Report criticizes DHS contracting activities
A Washington Post front-pager on Wednesday reported on an internal DHS report that found extensive problems with contracting activities at the Department. From the story:
The confidential report, delivered to department officials in March, focused on spending in fiscal 2005 by the Office of Procurement Operations. During that period, nearly $17.5 billion was spent department-wide on contracts for a variety of goods and services, including security at airports and borders, radiation-detection monitors, and information technology consultants.
….The firm hired to write the report, Acquisition Solutions, examined a sample of 72 contract files for DHS, which wanted to determine whether it was following federal contracting laws and internal policies.
At the outset, the team of acquisition specialists could not locate 33 of the 72 contract files it had selected for the review, so the consultants had to select 33 others.
“The files were extremely difficult to locate and were organized in an inconsistent manner,” they wrote.
The consultants sharply criticized an array of contracting procedures. Of the 72 contract files reviewed, only 14 were deemed to be in “excellent” shape. Those files contained evidence that the contracts were awarded with adequate competition and represented the best deal for taxpayers.

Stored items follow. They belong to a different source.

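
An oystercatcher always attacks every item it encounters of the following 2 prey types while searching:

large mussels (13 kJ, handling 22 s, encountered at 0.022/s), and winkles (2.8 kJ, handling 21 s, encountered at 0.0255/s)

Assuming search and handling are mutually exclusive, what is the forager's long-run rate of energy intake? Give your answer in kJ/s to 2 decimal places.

0.18 kJ/s

R = (0.022×13 + 0.0255×2.8) / (1 + 0.022×22 + 0.0255×21) = 0.3574/2.019 = 0.177 kJ/s.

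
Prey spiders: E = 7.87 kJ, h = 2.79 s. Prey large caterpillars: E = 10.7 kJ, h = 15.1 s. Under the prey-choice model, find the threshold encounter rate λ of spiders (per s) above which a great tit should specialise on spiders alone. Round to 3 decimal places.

0.120 per s

At the threshold, the rate on spiders alone equals the profitability of large caterpillars: λ·7.87/(1 + λ·2.79) = 10.7/15.1 = 0.7086.
Rearranging, λ(7.87 − 0.7086×2.79) = 0.7086, so λ = 0.7086/5.893 = 0.1202 per s.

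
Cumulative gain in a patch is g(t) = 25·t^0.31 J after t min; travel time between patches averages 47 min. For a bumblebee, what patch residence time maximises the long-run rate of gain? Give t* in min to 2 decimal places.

21.12 min

By the marginal value theorem, leave when the instantaneous gain rate g'(t) equals the habitat-wide average g(t)/(T + t).
g'(t) = 0.31·25·t^-0.69. Setting 0.31·25·t^-0.69 = 25·t^0.31/(47+t) gives 0.31(47+t) = t, so 0.69·t = 0.31×47.
t* = 0.31×47/0.69 = 21.12 min.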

Forty-seven files met only “minimum” standards and showed little evidence of fair and reasonable pricing or supervision by contracting officials.
Eleven files were deemed to be “seriously inadequate,” with key documents missing or incomplete and little evidence that the contracts were competitively awarded or prices were justified.
This story seems consistent with a lot of the prior reportage about DHS contracting practices over the past three years, and has largely been a function of the under-staffing of procurement offices around the Department, something that DHS has worked to address in the last couple of years. There have clearly been problems with contracting at DHS, but it’s difficult to really assess this story further without knowing more about the contents of the report, e.g. what contracts were examined, and in which ways were some of them deficient. Hopefully DHS or the Post will release the full report and provide this additional context.